Dynamics of nuclear fluid. V. Extended time-dependent Hartree-Fock approximation illuminates the approach to thermal equilibrium

In the time-dependent Hartree-Fock approximation, the fermions are assumed to interact only through the mean field and the collisions between particles are neglected. We formulate an extended time-dependent Hartree-Fock approximation which incorporates particle collisions due to the residual interaction, with the usual time-dependent Hartree-Fock approximation as the collisionless limit. It is obtained by a truncation of the Martin-Schwinger hierarchy at the second level and by using a simple representation of the one-body Green's function in terms of time-dependent occupation numbers. The final set of coupled equations consists of a modified time-dependent Hartree-Fock equation and a master equation for the occupation numbers. These results are physically transparent and describe properly the physics of the collision process. They may also be simple enough to be of practical use to study heavy-ion collisions or the dynamics of other fermion systems. Furthermore, as the configuration-space analog of the quantum Boltzmann equation, many important results concerning statistical dynamics are obtained. Concepts such as entropy, temperature, and local and thermal equilibrium can be quantitatively introduced. The well-known $H$ theorem that entropy never decreases can be readily recovered. With the collision term explicitly exhibited, the macroscopic equations (equations of continuity, momentum flux, and energy) and their associated conservation theorems can also be derived.
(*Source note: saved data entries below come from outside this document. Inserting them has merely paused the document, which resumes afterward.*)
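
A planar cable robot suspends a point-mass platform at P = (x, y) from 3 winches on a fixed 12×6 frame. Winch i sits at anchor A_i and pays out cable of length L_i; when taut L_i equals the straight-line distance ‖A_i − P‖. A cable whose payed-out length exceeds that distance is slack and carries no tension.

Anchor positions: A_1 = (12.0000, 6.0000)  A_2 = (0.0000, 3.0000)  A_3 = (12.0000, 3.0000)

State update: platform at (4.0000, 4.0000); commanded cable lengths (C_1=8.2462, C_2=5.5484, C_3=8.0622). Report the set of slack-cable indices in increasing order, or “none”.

cable 1: √((8.0000)²+(2.0000)²)=8.2462, C_1=8.2462: taut
cable 2: √((-4.0000)²+(-1.0000)²)=4.1231, C_2=5.5484: slack
cable 3: √((8.0000)²+(-1.0000)²)=8.0623, C_3=8.0622: taut

2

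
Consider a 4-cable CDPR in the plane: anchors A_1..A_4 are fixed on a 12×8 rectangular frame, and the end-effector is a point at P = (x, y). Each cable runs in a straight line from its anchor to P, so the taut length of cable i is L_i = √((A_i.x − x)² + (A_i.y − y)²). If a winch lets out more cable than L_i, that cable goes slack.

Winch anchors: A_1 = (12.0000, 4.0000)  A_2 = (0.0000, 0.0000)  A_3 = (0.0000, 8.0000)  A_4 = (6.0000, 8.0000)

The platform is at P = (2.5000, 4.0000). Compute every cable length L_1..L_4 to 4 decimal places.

(9.5000, 4.7170, 4.7170, 5.3151)

L_1 = √((12.0000−2.5000)² + (4.0000−4.0000)²) = 9.5000
L_2 = √((0.0000−2.5000)² + (0.0000−4.0000)²) = 4.7170
L_3 = √((0.0000−2.5000)² + (8.0000−4.0000)²) = 4.7170
L_4 = √((6.0000−2.5000)² + (8.0000−4.0000)²) = 5.3151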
Analytic solutions for the master equation for simple cases lead to new "level crossing" formulas having characteristics distinctly different from the Landau-Zener level-crossing formula and illuminate the salient features as to how a nonequilibrium fermion system approaches thermal equilibrium.

NUCLEAR REACTIONS Extension of time-dependent Hartree-Fock approximation. Collisions between particles. Master equation for occupation probabilities. Entropy, temperature, and thermal equilibrium. $H$ theorem. Analytic solution of the master equation. New types of level crossing formula.